Roger Stone remains free to talk about Robert Mueller and the Russia investigation, just not in and around the Washington, D.C., courthouse where the longtime Donald Trump associate is fighting the special counsel’s charges he lied to Congress and obstructed its Russia investigation.

That’s the end result from a four-page order issued Friday from a federal judge who had been considering a complete gag order on Stone in the wake of his full-on media blitz since his arrest last month in south Florida.

Instead, U.S. District Court Judge Amy Berman Jackson ruled that attorneys for Stone, Mueller and any witnesses in the case “must refrain from making statements to the media or in public settings that pose a substantial likelihood of material prejudice to this case.”

As for Stone specifically, she said he could keep talking about the case except when entering or exiting the D.C. courthouse. But, she cautioned that his comments must not “pose a substantial likelihood of material prejudice to this case” and cannot be “intended to influence any juror, potential juror, judge, witness or court officer or interfere with the administration of justice.”

Jackson concluded her ruling with a warning that Stone should consider that any excessive public comments may come back to bite him.

“While it is not up to the court to advise the defendant as to whether a succession of public statements would be in his best interest at this time, it notes that one factor that will be considered in the evaluation of any future request for relief based on pretrial publicity will be the extent to which the publicity was engendered by the defendant himself,” Jackson wrote.

Stone continues to face restrictions about contacting potential witnesses in his trial.

Jackson’s order in the Stone case doesn’t go as far as the one she issued in the fall of 2017 on Paul Manafort, his longtime business partner Rick Gates and their attorneys. There, she limited their commenting about the case just days after they were initially indicted in the Mueller probe.

For Stone, the prospect of a complete gag order was a daunting scenario for the longtime GOP campaign operative and frequent TV commentator who hosts his own daily webcast.
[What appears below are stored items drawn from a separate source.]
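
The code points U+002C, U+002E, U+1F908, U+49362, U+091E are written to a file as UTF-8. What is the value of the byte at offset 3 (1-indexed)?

0xF0

1-indexed offset 3 is 0-indexed offset 2.
U+002C → 1-byte form 2C at offsets 0–0.
U+002E → 1-byte form 2E at offsets 1–1.
U+1F908 → 4-byte form F0 9F A4 88 at offsets 2–5.
Offset 2 falls in char 3's range; it's byte 1 of F0 9F A4 88 = 0xF0.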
He has been a ubiquitous media presence since his indictment last month, starting with a call to the conspiracy theory website InfoWars to give his first interview following the arrest.

Stone then did a press conference carried on live television from the Fort Lauderdale courthouse steps.

The media hits have only continued since then, including a series of interviews with the major television and cable networks, impromptu press conferences from his driveway, email missives seeking donations for his legal defense fund and dozens of social media posts critical of the case.

In an email to POLITICO, Stone welcomed the ruling.

“ I am pleased that the judge’s order leaves my First Amendment right to defend myself in public intact,” he said. “I will of course continue to be judicious about my comments regarding the case.”